There can be a temptation to dismiss wing three quarters, to give them their Sunday name, as the galloping show ponies of rugby.
Blessed predominantly with raw speed, they are the ones who scorch in for the glory and leap over the line after the forwards have sweated blood, the half-backs have picked the lock and the dashing centres have opened the door.
Of course, that is a simplistic view of the wing’s art and there have been plenty down the years with abundant skill and intelligence as well as the ability to run like the wind.
One of the all-time greats David Campese weaved his peerless magic from the flanks, although the great Wallaby viewed the entire pitch as a playground for his genius. The late great Jonah Lomu put a more direct but no less thrilling stamp on the wide role.
It is true, however, that those who display a great all-round game at a young age are often guided into the stand-off’s No 10 jersey, the playmaking equivalent to American football’s quarterback.
That is where Blair Kinghorn earned his spurs playing schoolboy rugby at Edinburgh Academy, his lightning speed augmented by a wider skillset that may not have been fully utilised out on the wing, the position in which he made his Scotland debut off the bench against England last week and gets his first start in Dublin on Saturday.
Upon turning professional with Edinburgh straight out of school, full-back was viewed as the better berth to bed him in at the higher level and that is where he has gone on to cement his reputation as one of Scotland’s most promising young talents.
This season, the 21-year-old has been topping the Guinness Pro14 stats tables in defenders beaten, breaks and metres made.
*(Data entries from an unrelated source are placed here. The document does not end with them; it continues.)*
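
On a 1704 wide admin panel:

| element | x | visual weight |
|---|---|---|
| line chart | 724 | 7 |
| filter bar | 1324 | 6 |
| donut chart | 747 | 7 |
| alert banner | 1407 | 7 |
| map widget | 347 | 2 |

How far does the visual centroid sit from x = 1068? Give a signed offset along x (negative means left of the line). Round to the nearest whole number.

Total weight = 7 + 6 + 7 + 7 + 2 = 29.
x-moment: 7·724 + 6·1324 + 7·747 + 7·1407 + 2·347 = 28784; centroid 28784/29 ≈ 992.55.
Difference: 992.55 − 1068 ≈ -75.45.

≈ -75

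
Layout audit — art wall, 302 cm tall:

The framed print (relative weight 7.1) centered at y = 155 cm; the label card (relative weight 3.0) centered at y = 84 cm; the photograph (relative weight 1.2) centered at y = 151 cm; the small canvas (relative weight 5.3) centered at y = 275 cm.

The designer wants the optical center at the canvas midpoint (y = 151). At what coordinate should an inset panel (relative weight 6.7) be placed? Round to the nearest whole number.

With the inset panel, Σw becomes 7.1 + 3.0 + 1.2 + 5.3 + 6.7 = 23.3.
y: need Σw·y = 23.3·151 = 3518.3. Existing = 7.1·155 + 3.0·84 + 1.2·151 + 5.3·275 = 2991.2. Remainder 527.1 / 6.7 ≈ 78.67.

y ≈ 79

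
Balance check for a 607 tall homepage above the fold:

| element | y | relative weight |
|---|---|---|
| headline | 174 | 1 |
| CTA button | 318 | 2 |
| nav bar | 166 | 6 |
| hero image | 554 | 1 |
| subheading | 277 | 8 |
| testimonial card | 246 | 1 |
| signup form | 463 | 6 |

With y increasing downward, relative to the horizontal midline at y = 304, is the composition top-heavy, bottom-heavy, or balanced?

balanced

Weights sum to 1 + 2 + 6 + 1 + 8 + 1 + 6 = 25.
y-moment: 1·174 + 2·318 + 6·166 + 1·554 + 8·277 + 1·246 + 6·463 = 7600; centroid 7600/25 ≈ 304.00.
304.00 = 304 exactly: balanced.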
From six months ago, when club coach Richard Cockerill deemed him still too green for the Test arena, he has thrust himself into Gregor Townsend’s starting XV.
“I’ve moved there a few times during games but only ever started a couple [at wing],” said a delighted Kinghorn yesterday after his selection, due to Tommy Seymour’s back injury, was confirmed.
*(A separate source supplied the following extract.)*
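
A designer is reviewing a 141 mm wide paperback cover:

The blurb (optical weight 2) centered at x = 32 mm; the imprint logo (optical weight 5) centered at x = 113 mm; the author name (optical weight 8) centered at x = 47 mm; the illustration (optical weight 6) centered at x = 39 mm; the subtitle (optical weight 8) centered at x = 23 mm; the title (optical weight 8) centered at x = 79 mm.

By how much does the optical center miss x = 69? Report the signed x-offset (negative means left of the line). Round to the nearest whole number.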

His last start on the wing came in the 1872 Cup win over Glasgow at Scotstoun in the last game of the 2016-17 season.
“It’s just a bit different with your positioning in the back three,” he said. “It is quite similar to 15. We’ve worked hard all week and I’ve been working on all the positions.
“It’s just learning how as a team we want to play and how it all connects. Making sure we are all on the same page. Chat and communication is massive. When there is a big crowd watching, it’s loud, so you need to make sure you are accurate.”
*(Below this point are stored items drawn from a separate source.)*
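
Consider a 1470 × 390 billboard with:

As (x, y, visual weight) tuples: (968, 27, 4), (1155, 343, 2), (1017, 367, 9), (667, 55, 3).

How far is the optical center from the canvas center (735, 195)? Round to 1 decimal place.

Weights sum to 4 + 2 + 9 + 3 = 18.
x-moment: 4·968 + 2·1155 + 9·1017 + 3·667 = 17336; centroid 17336/18 ≈ 963.11.
y-moment: 4·27 + 2·343 + 9·367 + 3·55 = 4262; centroid 4262/18 ≈ 236.78.
Relative to (735, 195): Δ = (228.11, 41.78); |Δ| = √(228.11² + 41.78²) ≈ 231.91.

≈ 231.9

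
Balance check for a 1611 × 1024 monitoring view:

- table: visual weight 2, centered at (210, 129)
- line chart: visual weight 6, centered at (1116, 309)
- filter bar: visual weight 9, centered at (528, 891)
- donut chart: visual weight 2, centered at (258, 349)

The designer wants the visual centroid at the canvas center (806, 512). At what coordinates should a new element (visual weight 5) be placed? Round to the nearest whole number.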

A regular lack of accuracy was Cockerill’s autumn reasoning that Kinghorn had work to do to prove he was an international player, with a habit of throwing in at least one howler every game to take some of the gloss off otherwise eye-catching displays which showcased his raw natural talent. Cockerill gradually amended that view as the season progressed and Kinghorn’s performances continued to impress with increasing maturity and game awareness.
A strapping 6ft 4in, if still a tad coltish in weight, the big-booted Kinghorn’s youthful sporting all-rounder status is further enhanced by the fact he was briefly in the Hearts football academy. “I was a sweeper/centre back. Hoof it long,” he said with a smile of an ability he has transferred impressively to the oval ball.
He believes the wider feelgood factor at the capital pro team this term has helped his development.
“I feel my consistency has got better week to week,” he said. “I feel a bit more confident in myself. I feel like it comes with the team playing well.”
Townsend hinted pre-tournament that wing may be where Kinghorn would be blooded and has been impressed by the progress made in recent months.
“He has matured by making mistakes and realising that it’s not going to get him too far in his rugby career,” said the Scotland coach. “You need to go through that period. The first two months of the year, he was outstanding. Then he did have a few games where he made errors or lost his focus.
“In the last two or three months, he’s been back to even better form. That’s a credit to him and the guys working with him at Edinburgh.
“When he’s been with us, he’s trained really, really well.”